Yarn: Socks That Rock Lightweight (NB: Jen’s single-color version is written for Heavyweight) in Blue Brick Wall (furrows) and a Rare Gem (ribs) that’s similar to Bumbleberry and Flower Power. It’s completely reversible; I sewed buttons on both sides. So far, I’m thinking this was worth the extra effort. I love the color combination no matter which side is out, and it’s so practical to be able to turn it around if one side gets foody or spitty when we’re on the go.
Needles: 2.75mm, US #2. Brioche is so loose and fluffy that you need to use a smaller needle than you’d think.
Modifications: I learned everything a person needs to know about basic brioche and two-color brioche from Nancy Marchant’s website and book, both of which should be considered knitterly world treasures. Don’t be intimidated by the new notation you’re going to encounter within; because brioche requires combinations of familiar movements (yarnovers plus knitting or purling and slipped stitches), it makes sense to offer a new shorthand, and that’s what Nancy has done. Jen has used Nancy’s system, and I think you’ll find it’s straightforward and sensible once you spend a little time with it. I will make my notes with the specific numbers necessary to recreate Ada’s jacket available this summer (or, um, as soon as I find them in my shameful mess of a woolery), but if you’re itching to start now, all you really need is Jen’s pattern and Nancy’s website. I cast on about 30% more stitches because I was using the lighter wool, and after stabilizing the cast-on edge I’m happy with the result, but the Channel Islands cast on and the brioche pattern are so stretchy that you could, instead, start with the numbers in the pattern and then add an extra increase round in the yoke before you divide for the sleeves.
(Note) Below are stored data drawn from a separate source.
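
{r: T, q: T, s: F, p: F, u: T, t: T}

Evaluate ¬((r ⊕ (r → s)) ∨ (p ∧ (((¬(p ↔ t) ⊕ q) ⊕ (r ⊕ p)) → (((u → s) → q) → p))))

Substituting r=T, q=T, s=F, p=F, u=T, t=T:
r → s = T → F = F
r ⊕ (r → s) = T ⊕ F = T
p ↔ t = F ↔ T = F
¬(p ↔ t) = ¬F = T
¬(p ↔ t) ⊕ q = T ⊕ T = F
r ⊕ p = T ⊕ F = T
(¬(p ↔ t) ⊕ q) ⊕ (r ⊕ p) = F ⊕ T = T
u → s = T → F = F
(u → s) → q = F → T = T
((u → s) → q) → p = T → F = F
((¬(p ↔ t) ⊕ q) ⊕ (r ⊕ p)) → (((u → s) → q) → p) = T → F = F
p ∧ (((¬(p ↔ t) ⊕ q) ⊕ (r ⊕ p)) → (((u → s) → q) → p)) = F ∧ F = F
(r ⊕ (r → s)) ∨ (p ∧ (((¬(p ↔ t) ⊕ q) ⊕ (r ⊕ p)) → (((u → s) → q) → p))) = T ∨ F = T
¬((r ⊕ (r → s)) ∨ (p ∧ (((¬(p ↔ t) ⊕ q) ⊕ (r ⊕ p)) → (((u → s) → q) → p)))) = ¬T = F

F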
This would give you a sweater with a snugger neckline than Ada’s jacket has. Also, I added a round of increases halfway down the body to achieve a swingy line. I thought this would be extra cute on a little toddler and would work well with the single closure point I was planning, and I stand by that decision now that I see it on my babe. Especially since she came with lady tackle. I made no pretense of any intuition about her sex while I was pregnant, but apparently my fingers knew something my brain didn’t. Everything unisex I made for my little one kept turning just a little bit girly on me.
Love the short sleeves for increasingly capable little hands!
I expected to prefer the blue side, which is more to my usual taste, but I think this one suits her coloring remarkably well. She’s got a slightly ruddy complexion from her dad’s family and my rosy cheeks. (But she made up this fierce, impish smile all by herself. It goes with a rather scary growl when she’s excited. Not for nothing was my daughter born in the year of the tiger.) I can’t wait to see her staggering tipsily around in this jacket later in the summer. We have a lot of practicing to do, but Ada’s will is strong. Give me your fingers, Mama! Let’s walk! Rooooaar!